Supervisor: Cristina Cerqueira

When I first joined Farfetch I was told they were looking for someone to implement Machine Learning algorithms to help predict possible fraud attempts. These fraud attempts can consist of something as simple as using someone else’s credit card to make purchases to more convoluted methods which I am not aware of.

On my first day I realized I was the only person working on this project. I dived into learning SQL and Python’s Pandas module, both of which I was working with for the first time, and into Machine Learning algorithms. I used Microsoft’s Azure Machine Learning Studio for a quick testing of different Machine Learning algorithms, and I repeated the same in R to double-check the accuracy of different algorithms. Both agreed that Random Forests was the most efficient method.
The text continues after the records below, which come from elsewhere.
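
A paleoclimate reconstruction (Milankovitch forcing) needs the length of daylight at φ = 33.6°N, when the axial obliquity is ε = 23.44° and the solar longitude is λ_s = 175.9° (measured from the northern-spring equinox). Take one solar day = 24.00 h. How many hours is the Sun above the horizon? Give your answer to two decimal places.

12.14 h

Solar declination: sin δ = sin ε · sin λ_s = sin 23.44° × sin 175.9° = 0.02844, so δ = +1.630°.
cos H₀ = −tan φ · tan δ = −tan(+33.6°) × tan(+1.630°) = -0.0189, so H₀ = 1.5897 rad = 91.08°.
Daylight = 2H₀/(2π) × 24.00 h = (1.5897/π) × 24.00 = 12.14 h.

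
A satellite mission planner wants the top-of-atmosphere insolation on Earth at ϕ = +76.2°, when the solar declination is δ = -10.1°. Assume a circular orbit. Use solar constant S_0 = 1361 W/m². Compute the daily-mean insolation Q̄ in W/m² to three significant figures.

Q̄ ≈ 14.0 W/m²

cos h₀ = −tan(+76.2°) tan(-10.100°) = 0.7252, h₀ = 0.7595 rad.
Bracket: h₀ sin ϕ sin δ + cos ϕ cos δ sin h₀ = 0.7595×0.97113×-0.17537 + 0.23853×0.98450×0.68853 = -0.129348 + 0.161689 = 0.032341.
Q̄ = (S_0/π) × [bracket] = (1361/π) × 0.032341 = 14.01 W/m².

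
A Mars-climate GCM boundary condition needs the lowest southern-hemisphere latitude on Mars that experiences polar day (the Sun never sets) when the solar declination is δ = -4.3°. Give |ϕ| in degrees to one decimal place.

Polar day requires cos h₀ = −tan ϕ tan δ ≤ −1, i.e. tan ϕ tan δ ≥ 1.
The boundary is |tan ϕ| · |tan δ| = 1, so |ϕ| = 90° − |δ| = 90° − 4.3° = 85.7° in the southern hemisphere.

|ϕ| = 85.7°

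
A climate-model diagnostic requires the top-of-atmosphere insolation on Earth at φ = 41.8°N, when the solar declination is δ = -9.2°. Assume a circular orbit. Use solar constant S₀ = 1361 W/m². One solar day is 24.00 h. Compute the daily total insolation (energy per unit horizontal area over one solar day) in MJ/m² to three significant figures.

21.6 MJ/m²

cos H₀ = −tan(+41.8°) tan(-9.200°) = 0.1448, H₀ = 1.4255 rad.
Bracket: H₀ sin φ sin δ + cos φ cos δ sin H₀ = 1.4255×0.66653×-0.15988 + 0.74548×0.98714×0.98946 = -0.151908 + 0.728137 = 0.576229.
Q̄ = (S₀/π) × [bracket] = (1361/π) × 0.576229 = 249.63 W/m².
Daily total = Q̄ × 24.00 h × 3600 s/h = 249.63 × 24.00 × 3600 / 10⁶ = 21.57 MJ/m².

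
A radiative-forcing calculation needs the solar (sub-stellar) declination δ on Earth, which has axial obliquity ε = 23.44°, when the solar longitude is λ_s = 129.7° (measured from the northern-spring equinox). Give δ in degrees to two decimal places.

δ = +17.82°

sin δ = sin ε · sin λ_s = sin 23.44° × sin 129.7° = 0.306058.
δ = arcsin(0.306058) = +17.82°.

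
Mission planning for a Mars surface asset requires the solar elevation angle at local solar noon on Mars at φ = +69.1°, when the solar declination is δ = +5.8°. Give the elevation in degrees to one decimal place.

26.7°

At local noon the hour angle is zero, so the zenith angle equals |φ − δ| = |+69.1° − (+5.800°)| = 63.300°.
Elevation = 90° − 63.300° = 26.7°.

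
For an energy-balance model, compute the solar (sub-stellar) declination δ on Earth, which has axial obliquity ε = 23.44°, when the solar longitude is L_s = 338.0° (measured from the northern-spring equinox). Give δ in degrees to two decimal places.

δ = -8.57°

sin δ = sin ε · sin L_s = sin 23.44° × sin 338.0° = -0.149014.
δ = arcsin(-0.149014) = -8.57°.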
Having decided on Random Forests for the initial implementation in Python, the next three weeks consisted of doing the manual labor: building the queries to retrieve all the information needed efficiently, where information was not only across different tables but also different databases. Transforming the raw information into more relevant data using tips from field experts at Applying Machine Learning to Fraud Detection @ Farfetch, checking that datatypes match,… and finally running the Machine Learning algorithm on the transformed data. After all this the python/sql scripts worked as expected. I quickly tried the same scripts with different algorithms to check (again) for efficiency, but similarly to the initial tests Random Forests performed best.
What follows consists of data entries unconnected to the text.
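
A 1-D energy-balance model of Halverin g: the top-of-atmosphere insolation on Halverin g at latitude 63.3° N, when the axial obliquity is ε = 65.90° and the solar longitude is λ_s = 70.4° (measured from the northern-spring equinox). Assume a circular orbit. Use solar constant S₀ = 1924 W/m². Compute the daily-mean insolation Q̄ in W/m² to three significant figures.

Solar declination: sin δ = sin ε · sin λ_s = sin 65.90° × sin 70.4° = 0.85994, so δ = +59.310°.
cos H₀ = −tan(+63.3°) tan(+59.310°) = -3.3500 ≤ −1 ⇒ polar day, H₀ = π.
Bracket: H₀ sin φ sin δ + cos φ cos δ sin H₀ = 3.1416×0.89337×0.85994 + 0.44932×0.51039×0.00000 = 2.413517 + 0.000000 = 2.413517.
Q̄ = (S₀/π) × [bracket] = (1924/π) × 2.413517 = 1478 W/m².

Q̄ ≈ 1.48e+03 W/m²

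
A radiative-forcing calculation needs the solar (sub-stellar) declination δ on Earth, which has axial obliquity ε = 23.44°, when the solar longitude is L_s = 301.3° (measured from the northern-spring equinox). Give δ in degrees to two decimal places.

sin δ = sin ε · sin L_s = sin 23.44° × sin 301.3° = -0.339894.
δ = arcsin(-0.339894) = -19.87°.

δ = -19.87°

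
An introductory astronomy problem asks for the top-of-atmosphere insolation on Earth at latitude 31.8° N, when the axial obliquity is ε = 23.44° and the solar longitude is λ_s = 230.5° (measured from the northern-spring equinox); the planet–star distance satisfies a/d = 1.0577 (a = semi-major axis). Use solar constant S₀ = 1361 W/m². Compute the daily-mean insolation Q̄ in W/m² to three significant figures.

Q̄ ≈ 277 W/m²

Solar declination: sin δ = sin ε · sin λ_s = sin 23.44° × sin 230.5° = -0.30694, so δ = -17.875°.
cos H₀ = −tan(+31.8°) tan(-17.875°) = 0.2000, H₀ = 1.3695 rad.
Bracket: H₀ sin φ sin δ + cos φ cos δ sin H₀ = 1.3695×0.52696×-0.30694 + 0.84989×0.95173×0.97980 = -0.221510 + 0.792527 = 0.571017.
Inverse-square distance factor (a/d)² = 1.0577² = 1.118729.
Q̄ = (S₀/π) × 1.118729 × [bracket] = (1361/π) × 1.118729 × 0.571017 = 276.7 W/m².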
All of the above was done on static data. I still had to make it so that the algorithm could run live. The speed of the script wasn’t an issue, but I had yet to understand the way Farfetch data pipelines worked so that I could integrate my work. Unfortunately my internship was coming to an end, and I had to go back to my studies in October. I spent my 2nd last week organizing my code (It was a mess when I started, but by the end I was rather happy with it’s clarity), and writing plans/suggestions/documentation for what exists/could be improved/needs to get done. In the last week a new intern, Nuno Carneiro, came along to continue this project (which by then got the informal nickname of Project Sherlock). During that week my work was to put him up to date on the work that was done.

Nuno was doing his Master thesis at Applying Machine Learning to Fraud Detection @ Farfetch, specifically about implementing Machine Learning in industry (titled A data mining based system for credit-card fraud detection in e-tail) , so he wrote his thesis alongside this internship (and I got to co-author the paper given my initial role in Project Sherlock).
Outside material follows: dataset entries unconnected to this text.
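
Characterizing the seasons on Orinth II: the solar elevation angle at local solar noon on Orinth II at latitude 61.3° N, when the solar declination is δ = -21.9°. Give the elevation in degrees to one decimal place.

6.8°

At local noon the hour angle is zero, so the zenith angle equals |φ − δ| = |+61.3° − (-21.900°)| = 83.200°.
Elevation = 90° − 83.200° = 6.8°.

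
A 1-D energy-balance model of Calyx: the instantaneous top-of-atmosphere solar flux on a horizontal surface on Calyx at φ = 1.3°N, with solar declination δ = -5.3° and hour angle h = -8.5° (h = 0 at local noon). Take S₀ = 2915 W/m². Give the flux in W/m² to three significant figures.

cos θ_z = sin φ sin δ + cos φ cos δ cos h = -0.002096 + 0.984534 = 0.982438.
Flux = S₀ · cos θ_z = 2915 × 0.982438 = 2864 W/m².

2.86e+03 W/m²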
Looking back I reckon I would’ve been more productive if I practiced more SQL/Python and less time on understanding the theory behind the Machine Learning algorithms used, but they were so interesting. As much as I like coding, there will always be a mathematician in me curious about how things work, and not just building products.

I’d like to thank João Sousa (Pandas expert) and Carlos Gomes (SQL expert) for all the technical support they’ve given me during the internship, and everyone else who was there during breaks and lunch and gym sessions and dinners out. Couldn’t have had a better internship.